Thank you for taking the time to review our paper.

The paper does not sufficiently clarify the baseline methods and implementations used for comparison.

The baseline methods that we used to compare with KVQuant are (i) uniform quantization with and without grouping, (ii) non-uniform quantization (with and without grouping) using the fixed NormalFloat datatype introduced in QLora, and (ii) KIVI, a state-of-the-art KV cache quantization method. Particularly for uniform quantization, we followed the same configurations as FlexGen and Atom, which use group sizes of 64 and 128, respectively, and we used per-token quantization for both keys and values. We quantize keys post-RoPE for all baseline approaches since it has higher accuracy for per-token key quantization (as outlined in Appendix P). Please let us know if there are any other details about our baseline approaches which require clarification.

What is the FP16 baseline implementation when evaluating speedup of the KVQuant kernel?

The FP16 baseline implementations that we used to evaluate latency are the default kernels called by PyTorch for batched matmul operations.
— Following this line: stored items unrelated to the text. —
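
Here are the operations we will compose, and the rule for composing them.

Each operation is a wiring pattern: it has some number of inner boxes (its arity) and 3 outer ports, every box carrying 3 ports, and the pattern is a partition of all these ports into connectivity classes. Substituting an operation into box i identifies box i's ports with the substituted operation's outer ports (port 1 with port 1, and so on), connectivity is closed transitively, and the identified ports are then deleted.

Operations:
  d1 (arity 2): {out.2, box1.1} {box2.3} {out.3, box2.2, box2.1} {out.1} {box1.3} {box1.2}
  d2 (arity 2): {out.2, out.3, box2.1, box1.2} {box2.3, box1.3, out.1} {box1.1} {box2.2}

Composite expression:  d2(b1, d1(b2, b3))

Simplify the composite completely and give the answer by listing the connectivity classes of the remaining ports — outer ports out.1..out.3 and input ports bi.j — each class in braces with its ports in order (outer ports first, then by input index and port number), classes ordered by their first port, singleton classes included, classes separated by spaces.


Reachability decides: close wires over d2-identified ports.
the subtree at d1 composes to {out.1} {out.2, b2.1} {out.3, b3.1, b3.2} {b2.2} {b2.3} {b3.3} on (b2, b3); out.j = own outer ports
the subtree at d2 composes to {out.1, b1.3, b3.1, b3.2} {out.2, out.3, b1.2} {b1.1} {b2.1} {b2.2} {b2.3} {b3.3} on (b1, b2, b3); out.j = own outer ports

{out.1, b1.3, b3.1, b3.2} {out.2, out.3, b1.2} {b1.1} {b2.1} {b2.2} {b2.3} {b3.3}


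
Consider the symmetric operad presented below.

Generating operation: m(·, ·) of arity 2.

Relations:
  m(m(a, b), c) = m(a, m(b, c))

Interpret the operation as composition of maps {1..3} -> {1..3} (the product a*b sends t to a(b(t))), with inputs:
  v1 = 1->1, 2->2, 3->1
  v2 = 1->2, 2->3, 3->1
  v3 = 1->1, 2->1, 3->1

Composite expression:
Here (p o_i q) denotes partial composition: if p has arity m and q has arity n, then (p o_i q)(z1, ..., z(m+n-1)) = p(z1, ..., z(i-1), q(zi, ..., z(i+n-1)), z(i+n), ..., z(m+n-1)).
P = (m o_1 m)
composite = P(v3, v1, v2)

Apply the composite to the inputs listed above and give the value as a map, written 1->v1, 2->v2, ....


1->1, 2->1, 3->1

m(v3, v1) = 1->1, 2->1, 3->1
m(m(v3, v1), v2) = 1->1, 2->1, 3->1


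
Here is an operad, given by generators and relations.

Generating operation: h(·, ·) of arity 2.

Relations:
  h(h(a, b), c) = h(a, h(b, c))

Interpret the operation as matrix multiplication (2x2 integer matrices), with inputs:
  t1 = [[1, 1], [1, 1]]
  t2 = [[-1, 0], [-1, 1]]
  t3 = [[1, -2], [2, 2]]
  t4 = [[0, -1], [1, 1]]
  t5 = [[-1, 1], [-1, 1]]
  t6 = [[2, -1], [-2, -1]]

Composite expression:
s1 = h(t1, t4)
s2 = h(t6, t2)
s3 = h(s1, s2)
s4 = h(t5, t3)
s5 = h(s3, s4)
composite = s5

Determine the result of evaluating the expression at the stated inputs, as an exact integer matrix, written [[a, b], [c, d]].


h(t1, t4) = [[1, 0], [1, 0]]
h(t6, t2) = [[-1, -1], [3, -1]]
h(h(t1, t4), h(t6, t2)) = [[-1, -1], [-1, -1]]
h(t5, t3) = [[1, 4], [1, 4]]
h(h(h(t1, t4), h(t6, t2)), h(t5, t3)) = [[-2, -8], [-2, -8]]

[[-2, -8], [-2, -8]]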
In particular, in Table 3 in the paper, the Key kernel baseline and the Value kernel baseline measure the latency for Query x Key and Attention Score x Value matmul operations, respectively. For the Key kernel, we additionally included the time for applying RoPE for a single key vector since the new key vector at each iteration needs to have RoPE applied before computing Query x Key. We will make this point clear in the revised version of our paper. Kernel latency is collected using the Pytorch CUDA profiling tool.

Compared to Post-RoPE quantization where post-RoPE Keys are stored, why does recalculating the RoPE in the KVQuant implementation can achieve faster speeds?

Recalculating RoPE in the KVQuant implementation is introduced to enhance the quantization performance, rather than to achieve faster speeds and efficiency. As outlined in Section 3.2 of our paper, pre-RoPE key quantization is necessary for accurate key quantization, improving the perplexity on Wikitext-2 for the LLaMA-7B model by 0.82 with 3-bit quantization. Our experiments demonstrate that we can quickly recompute RoPE on-the-fly, thereby attaining the significant accuracy benefits of pre-RoPE key quantization without compromising much efficiency.